The SAF will be supplied to British Airways to power a number of its flights from this year.
It will be produced from sustainable waste feedstock at the refinery, which will deliver its SAF supply to British Airways via existing pipeline infrastructure that feeds directly into UK airports.
Humber Refinery General Manager Darren Cunningham, the lead executive for Phillips 66 in the UK, said the announcement reflected the importance the aviation and energy industries were placing on sustainability.
“The Humber Refinery was the first in the UK to co-process waste oils to produce renewable fuels and now we will be the first to produce SAF at scale, and we are delighted British Airways is our first UK customer,” Cunningham said. “We’re currently refining almost half a million litres of sustainable waste feedstocks a day, and this is just a start. Markets for lower-carbon products are growing, and this agreement demonstrates our ability to supply them.”
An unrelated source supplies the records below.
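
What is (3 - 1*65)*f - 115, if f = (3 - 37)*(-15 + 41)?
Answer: 54693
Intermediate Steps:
f = -884 (f = -34*26 = -884)
(3 - 1*65)*f - 115 = (3 - 1*65)*(-884) - 115 = (3 - 65)*(-884) - 115 = -62*(-884) - 115 = 54808 - 115 = 54693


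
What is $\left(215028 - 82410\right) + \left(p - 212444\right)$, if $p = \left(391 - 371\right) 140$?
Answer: $-77026$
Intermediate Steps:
$p = 2800$ ($p = \left(391 - 371\right) 140 = 20 \cdot 140 = 2800$)
$\left(215028 - 82410\right) + \left(p - 212444\right) = \left(215028 - 82410\right) + \left(2800 - 212444\right) = 132618 - 209644 = -77026$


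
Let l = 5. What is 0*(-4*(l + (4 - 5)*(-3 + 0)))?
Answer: 0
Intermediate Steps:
0*(-4*(l + (4 - 5)*(-3 + 0))) = 0*(-4*(5 + (4 - 5)*(-3 + 0))) = 0*(-4*(5 - 1*(-3))) = 0*(-4*(5 + 3)) = 0*(-4*8) = 0*(-32) = 0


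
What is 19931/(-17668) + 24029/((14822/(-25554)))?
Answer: -5424551149685/130937548 ≈ -41429.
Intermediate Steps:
19931/(-17668) + 24029/((14822/(-25554))) = 19931*(-1/17668) + 24029/((14822*(-1/25554))) = -19931/17668 + 24029/(-7411/12777) = -19931/17668 + 24029*(-12777/7411) = -19931/17668 - 307018533/7411 = -5424551149685/130937548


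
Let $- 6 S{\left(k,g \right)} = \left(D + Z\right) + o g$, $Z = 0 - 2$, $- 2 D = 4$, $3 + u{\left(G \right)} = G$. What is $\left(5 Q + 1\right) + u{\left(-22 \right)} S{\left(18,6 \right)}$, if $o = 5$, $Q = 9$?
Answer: $\frac{463}{3} \approx 154.33$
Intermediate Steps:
$u{\left(G \right)} = -3 + G$
$D = -2$ ($D = \left(- \frac{1}{2}\right) 4 = -2$)
$Z = -2$
$S{\left(k,g \right)} = \frac{2}{3} - \frac{5 g}{6}$ ($S{\left(k,g \right)} = - \frac{\left(-2 - 2\right) + 5 g}{6} = - \frac{-4 + 5 g}{6} = \frac{2}{3} - \frac{5 g}{6}$)
$\left(5 Q + 1\right) + u{\left(-22 \right)} S{\left(18,6 \right)} = \left(5 \cdot 9 + 1\right) + \left(-3 - 22\right) \left(\frac{2}{3} - 5\right) = \left(45 + 1\right) - 25 \left(\frac{2}{3} - 5\right) = 46 - - \frac{325}{3} = 46 + \frac{325}{3} = \frac{463}{3}$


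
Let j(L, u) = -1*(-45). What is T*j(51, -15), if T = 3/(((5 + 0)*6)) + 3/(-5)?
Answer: -45/2 ≈ -22.500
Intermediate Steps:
j(L, u) = 45
T = -½ (T = 3/((5*6)) + 3*(-⅕) = 3/30 - ⅗ = 3*(1/30) - ⅗ = ⅒ - ⅗ = -½ ≈ -0.50000)
T*j(51, -15) = -½*45 = -45/2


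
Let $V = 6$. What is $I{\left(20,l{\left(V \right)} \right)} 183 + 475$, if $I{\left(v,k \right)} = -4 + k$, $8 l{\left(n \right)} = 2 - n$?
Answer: $- \frac{697}{2} \approx -348.5$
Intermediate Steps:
$l{\left(n \right)} = \frac{1}{4} - \frac{n}{8}$ ($l{\left(n \right)} = \frac{2 - n}{8} = \frac{1}{4} - \frac{n}{8}$)
$I{\left(20,l{\left(V \right)} \right)} 183 + 475 = \left(-4 + \left(\frac{1}{4} - \frac{3}{4}\right)\right) 183 + 475 = \left(-4 - \frac{1}{2}\right) 183 + 475 = \left(- \frac{9}{2}\right) 183 + 475 = - \frac{1647}{2} + 475 = - \frac{697}{2}$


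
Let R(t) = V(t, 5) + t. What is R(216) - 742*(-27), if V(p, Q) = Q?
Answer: 20255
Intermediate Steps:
R(t) = 5 + t
R(216) - 742*(-27) = (5 + 216) - 742*(-27) = 221 - 1*(-20034) = 221 + 20034 = 20255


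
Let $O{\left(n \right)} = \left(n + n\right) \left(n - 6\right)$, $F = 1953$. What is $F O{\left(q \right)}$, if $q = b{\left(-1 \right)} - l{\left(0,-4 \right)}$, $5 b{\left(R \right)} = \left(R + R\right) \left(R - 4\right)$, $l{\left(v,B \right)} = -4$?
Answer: $0$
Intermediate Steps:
$b{\left(R \right)} = \frac{2 R \left(-4 + R\right)}{5}$ ($b{\left(R \right)} = \frac{\left(R + R\right) \left(R - 4\right)}{5} = \frac{2 R \left(-4 + R\right)}{5}$)
$q = 6$ ($q = \frac{2}{5} \left(-1\right) \left(-4 - 1\right) - -4 = \frac{2}{5} \left(-1\right) \left(-5\right) + 4 = 2 + 4 = 6$)
$O{\left(n \right)} = 2 n \left(-6 + n\right)$
$F O{\left(q \right)} = 1953 \cdot 2 \cdot 6 \left(-6 + 6\right) = 1953 \cdot 2 \cdot 6 \cdot 0 = 1953 \cdot 0 = 0$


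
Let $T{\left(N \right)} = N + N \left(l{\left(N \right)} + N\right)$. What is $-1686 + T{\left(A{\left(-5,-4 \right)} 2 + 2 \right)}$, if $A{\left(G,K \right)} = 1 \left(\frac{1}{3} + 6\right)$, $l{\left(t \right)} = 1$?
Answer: $- \frac{12974}{9} \approx -1441.6$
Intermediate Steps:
$A{\left(G,K \right)} = \frac{19}{3}$ ($A{\left(G,K \right)} = 1 \left(\frac{1}{3} + 6\right) = 1 \cdot \frac{19}{3} = \frac{19}{3}$)
$T{\left(N \right)} = N + N \left(1 + N\right)$
$-1686 + T{\left(A{\left(-5,-4 \right)} 2 + 2 \right)} = -1686 + \left(\frac{19}{3} \cdot 2 + 2\right) \left(2 + \left(\frac{19}{3} \cdot 2 + 2\right)\right) = -1686 + \left(\frac{38}{3} + 2\right) \left(2 + \left(\frac{38}{3} + 2\right)\right) = -1686 + \frac{44 \left(2 + \frac{44}{3}\right)}{3} = -1686 + \frac{44}{3} \cdot \frac{50}{3} = -1686 + \frac{2200}{9} = - \frac{12974}{9}$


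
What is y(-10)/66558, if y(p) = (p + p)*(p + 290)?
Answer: -2800/33279 ≈ -0.084137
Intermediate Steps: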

Last year Phillips 66 Limited invested significantly to expand its production of fuels from waste feedstocks. The investment is part of a broader energy transition plan to reduce the carbon intensity of its refinery operations and products that support 1,000 Humber Refinery jobs.
“This agreement with British Airways aligns with our strategy to create a refinery of the future, where we’re producing fuels from waste, being a critical part of the electric vehicle supply chain, reducing the carbon intensity of our processes through carbon capture and using hydrogen to power the refinery,” Cunningham said. “It secures long-term business in an ever-changing world.”
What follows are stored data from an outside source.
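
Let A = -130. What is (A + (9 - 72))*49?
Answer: -9457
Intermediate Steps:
(A + (9 - 72))*49 = (-130 + (9 - 72))*49 = (-130 - 63)*49 = -193*49 = -9457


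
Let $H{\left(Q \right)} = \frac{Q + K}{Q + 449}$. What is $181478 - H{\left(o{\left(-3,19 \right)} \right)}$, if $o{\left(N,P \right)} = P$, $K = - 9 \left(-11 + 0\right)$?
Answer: $\frac{42465793}{234} \approx 1.8148 \cdot 10^{5}$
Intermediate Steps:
$K = 99$ ($K = \left(-9\right) \left(-11\right) = 99$)
$H{\left(Q \right)} = \frac{99 + Q}{449 + Q}$ ($H{\left(Q \right)} = \frac{Q + 99}{Q + 449} = \frac{99 + Q}{449 + Q}$)
$181478 - H{\left(o{\left(-3,19 \right)} \right)} = 181478 - \frac{99 + 19}{449 + 19} = 181478 - \frac{1}{468} \cdot 118 = 181478 - \frac{59}{234} = \frac{42465793}{234}$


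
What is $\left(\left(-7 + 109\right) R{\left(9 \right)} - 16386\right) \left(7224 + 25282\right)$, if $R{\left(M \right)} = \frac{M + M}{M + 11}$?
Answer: $- \frac{2648296326}{5} \approx -5.2966 \cdot 10^{8}$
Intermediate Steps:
$R{\left(M \right)} = \frac{2 M}{11 + M}$
$\left(\left(-7 + 109\right) R{\left(9 \right)} - 16386\right) \left(7224 + 25282\right) = \left(\left(-7 + 109\right) 2 \cdot 9 \frac{1}{11 + 9} - 16386\right) \left(7224 + 25282\right) = \left(102 \cdot 2 \cdot 9 \cdot \frac{1}{20} - 16386\right) 32506 = \left(102 \cdot \frac{9}{10} - 16386\right) 32506 = \left(\frac{459}{5} - 16386\right) 32506 = \left(- \frac{81471}{5}\right) 32506 = - \frac{2648296326}{5}$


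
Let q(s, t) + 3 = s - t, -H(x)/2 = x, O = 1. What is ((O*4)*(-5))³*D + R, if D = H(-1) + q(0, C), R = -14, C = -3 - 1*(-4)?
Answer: 15986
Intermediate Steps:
H(x) = -2*x
C = 1 (C = -3 + 4 = 1)
q(s, t) = -3 + s - t (q(s, t) = -3 + (s - t) = -3 + s - t)
D = -2 (D = -2*(-1) + (-3 + 0 - 1*1) = 2 + (-3 + 0 - 1) = 2 - 4 = -2)
((O*4)*(-5))³*D + R = ((1*4)*(-5))³*(-2) - 14 = (4*(-5))³*(-2) - 14 = (-20)³*(-2) - 14 = -8000*(-2) - 14 = 16000 - 14 = 15986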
The British Airways agreement follows the announcement in April of a memorandum of understanding between Phillips 66 and Southwest Airlines to advance SAF.
“This agreement marks another important step on our journey to net zero carbon emissions and forms part of our commitment, as part of International Airlines Group, to power 10% of flights with SAF by 2030,” said Sean Doyle, British Airways’ chairman and chief executive. “The UK has the resources and capabilities to be a global leader in the development of SAF and scaling up the production of SAF requires a truly collaborative approach between industry and government.”